Day 37

The Cape Route

🎵 Rock the boat, don’t rock the boat, baby… 🎶 After 34 days of very smooth sailing, we finally got a bit of ‘ocean motion’ - and if you got that movie reference, congrats. It’s pretty obscure. It’s how Annie Potts described sex on a waterbed to Mark Hamill in a trash 1978 movie called Corvette Summer.

And when I say we’re rocking, I don’t mean seasickness-inducing rocking, but just enough to make everyone walk like they’re drunk. I took pics of the high and low points on the waves and you can see the horizon doesn’t move that much. Here’s the high point (notice where the horizon is compared to the ship)

Here’s the low point.

With very little side-to-side action, you don’t really notice the motion much unless you’re walking around - or sitting by the pool, watching the water slosh. It’s been a remarkably smooth-sailing holiday, considering how often we were out in open ocean.

Fun afternoon - one last choir rehearsal at 10am this morning, then we got to perform for the ship in the sendoff party for the 112 of us getting off the ship day after tomorrow. The choir did pretty well, actually, to the surprise of pretty much everyone in the choir. Performance adrenaline, maybe, but we sounded better today than we ever did in rehearsals. If you’re going to peak, the performance day is the day to do it!
We sang “The Wellerman” (a sea shanty) by ourselves and “The Lion Sleeps Tonight” with ukulele accompaniment. (Thanks to Aussie mate Heather for the photo.)

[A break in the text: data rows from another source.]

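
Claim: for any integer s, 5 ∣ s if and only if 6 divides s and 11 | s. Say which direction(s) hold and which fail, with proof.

(⇒) This fails: take s = 5. Certainly 5 ∣ 5, but 6 ∤ 5.

(⇐) This fails: take s = 66. Both 6 ∣ 66 and 11 ∣ 66, yet 66 is not a multiple of 5 (since 66 = 13·5 + 1), so 5 ∤ 66.

Neither direction holds.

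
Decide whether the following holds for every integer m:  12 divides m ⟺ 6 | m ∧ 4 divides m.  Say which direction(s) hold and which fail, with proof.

Both directions hold.

[⇐] Suppose 6 ∣ m and 4 ∣ m. Any common multiple of 6 and 4 is a multiple of their lcm; here lcm(6, 4) = 6·4/gcd(6, 4) = 24/2 = 12, so 12 ∣ m.

[⇒] If 12 ∣ m, write m = 12q. Since 12 = 2·6, m = 6·(2q), so 6 ∣ m; and since 12 = 3·4, m = 4·(3q), so 4 ∣ m.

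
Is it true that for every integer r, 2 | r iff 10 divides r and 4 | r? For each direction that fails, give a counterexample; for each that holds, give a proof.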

The show closed with the Viking Vocalists singing a nice rendition of “Stand by Me” and the cruise director singing “Imagine”. I was a little bit of a mess.

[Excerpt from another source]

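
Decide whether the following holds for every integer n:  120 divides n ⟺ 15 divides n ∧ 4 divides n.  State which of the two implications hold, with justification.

Not equivalent: only (⇒) holds.

(⟹) If 120 ∣ n, write n = 120q. Since 120 = 8·15, n = 15·(8q), so 15 ∣ n; and since 120 = 30·4, n = 4·(30q), so 4 ∣ n.

(⟸) This fails: take n = 60. Both 15 ∣ 60 and 4 ∣ 60, yet 60 is not a multiple of 120 (since 60 = 0·120 + 60), so 120 ∤ 60.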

I should explain for the folks reading this who don’t know me that well. I have stage IV lymphoma and I’m in the middle of fighting metastatic prostate cancer. There’s a seismic shift in your mental state when a doctor tells you that you have a 30% chance of surviving for five years. I went through a month of radiation, counselling, and doctor visits, and I’m on a new drug cocktail of meds that pushed those odds to 70% (cost to me: $0. Thanks, Canadian healthcare!), but the shift in the psyche doesn’t change with the meds. Even with the better odds, that ‘what if this goodbye is the last?’ feeling is like a punch in the gut. What does change, however, is the hormone balance. The psyche shift plus meds that alter the hormones equals me being brought to tears by even the smallest things. And goodbyes? Brutal. They’re almost too much to handle.
So the farewell celebration today was both fun and emotionally difficult. I cried a lot. Even though I’m positive about the outcome with the meds, my mind has forever been altered to believe that every goodbye might be the last.

And even if I live a long time, there are new friends and other folks I’ve met on the cruise that I’m going to miss, not the least of which are my choir buddies. The photo is when we were all attempting to sit down on the stairs while the boat was rocking(!)

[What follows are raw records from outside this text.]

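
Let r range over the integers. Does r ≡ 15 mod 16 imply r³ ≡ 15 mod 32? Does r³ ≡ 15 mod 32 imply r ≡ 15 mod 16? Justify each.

Only the converse holds.

Converse. The residues r modulo 32 with r³ ≡ 15 (mod 32) are exactly {15}, and each is ≡ 15 (mod 16).

Forward direction. This fails: take r = 31. Then 31 ≡ 15 (mod 16), but 31³ = 29791 ≡ 31 (mod 32), not 15.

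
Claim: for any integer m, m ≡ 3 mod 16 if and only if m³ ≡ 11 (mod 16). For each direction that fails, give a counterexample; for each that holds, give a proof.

(→) Suppose m ≡ 3 mod 16. Write m = 16j + 3. Then (16j + 3)³ = 4096j³ + 2304j² + 432j + 27 = 16(256j³ + 144j² + 27j + 1) + 11, so m³ ≡ 11 (mod 16).

(←) Conversely, suppose m³ ≡ 11 (mod 16). The only residue r in {0, …, 15} with r³ ≡ 11 (mod 16) is r = 3, so m ≡ 3 (mod 16).

Both implications hold.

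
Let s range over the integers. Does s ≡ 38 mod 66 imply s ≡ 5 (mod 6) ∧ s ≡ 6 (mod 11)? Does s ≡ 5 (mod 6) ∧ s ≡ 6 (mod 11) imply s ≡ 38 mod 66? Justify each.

Both directions fail.

(⇒) This fails: s = 38 gives 38 ≡ 38 (mod 66) but 38 ≡ 2 (mod 6), so the conjunction on the right does not hold.

(⇐) This fails: s = 17 satisfies both congruences on the right (17 ≡ 5 mod 6 and 17 ≡ 6 mod 11) yet 17 ≡ 17 (mod 66), not 38.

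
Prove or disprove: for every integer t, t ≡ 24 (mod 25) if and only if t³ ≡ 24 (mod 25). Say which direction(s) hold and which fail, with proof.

Both directions hold.

(→) Suppose t ≡ 24 (mod 25). Write t = 25j + 24. Then (25j + 24)³ = 15625j³ + 45000j² + 43200j + 13824 = 25(625j³ + 1800j² + 1728j + 552) + 24, so t³ ≡ 24 (mod 25).

(←) Conversely, suppose t³ ≡ 24 (mod 25). The only residue r in {0, …, 24} with r³ ≡ 24 (mod 25) is r = 24, so t ≡ 24 (mod 25).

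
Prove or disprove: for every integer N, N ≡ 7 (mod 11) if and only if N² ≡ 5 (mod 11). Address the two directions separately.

(⇒) holds; (⇐) fails.

Forward direction. Suppose N ≡ 7 (mod 11). Write N = 11j + 7. Then (11j + 7)² = 121j² + 154j + 49 = 11(11j² + 14j + 4) + 5, so N² ≡ 5 (mod 11).

Converse. This fails: take N = 4. Then 4² = 16 ≡ 5 (mod 11), yet 4 ≡ 4 (mod 11), not 7.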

There was a farewell party at the LGBTQ gathering for our favourite bar server Suta tonight as well. He’s been awesome and we gave him a nice card signed by the group and some money. He’s going to donate 10% of the money to help orphans in Bali, his home country. He’s a nice guy. More tears.

Afterwards, there was a big steak to-do around the pool, but we skipped it in favour of the sushi bar.

The evening show was Anelisa Lamosa, a South African / British singer who came with songs by Aretha Franklin, Adele, Chaka Khan, and some Xhosa traditional songs. She was excellent, but I was unfamiliar with much of the music.

She mentioned that she had played in The Lion King and I tried to figure out which role she’d have played. The first thought was Nala, because she would’ve done a great job of “Shadowland”, but eventually I decided that it had to be Rafiki. She’d be perfect for that role.

Looked it up after the show: yep!
And that’s it for tonight. We land in one of my all-time favourite cities tomorrow and I’m super-excited.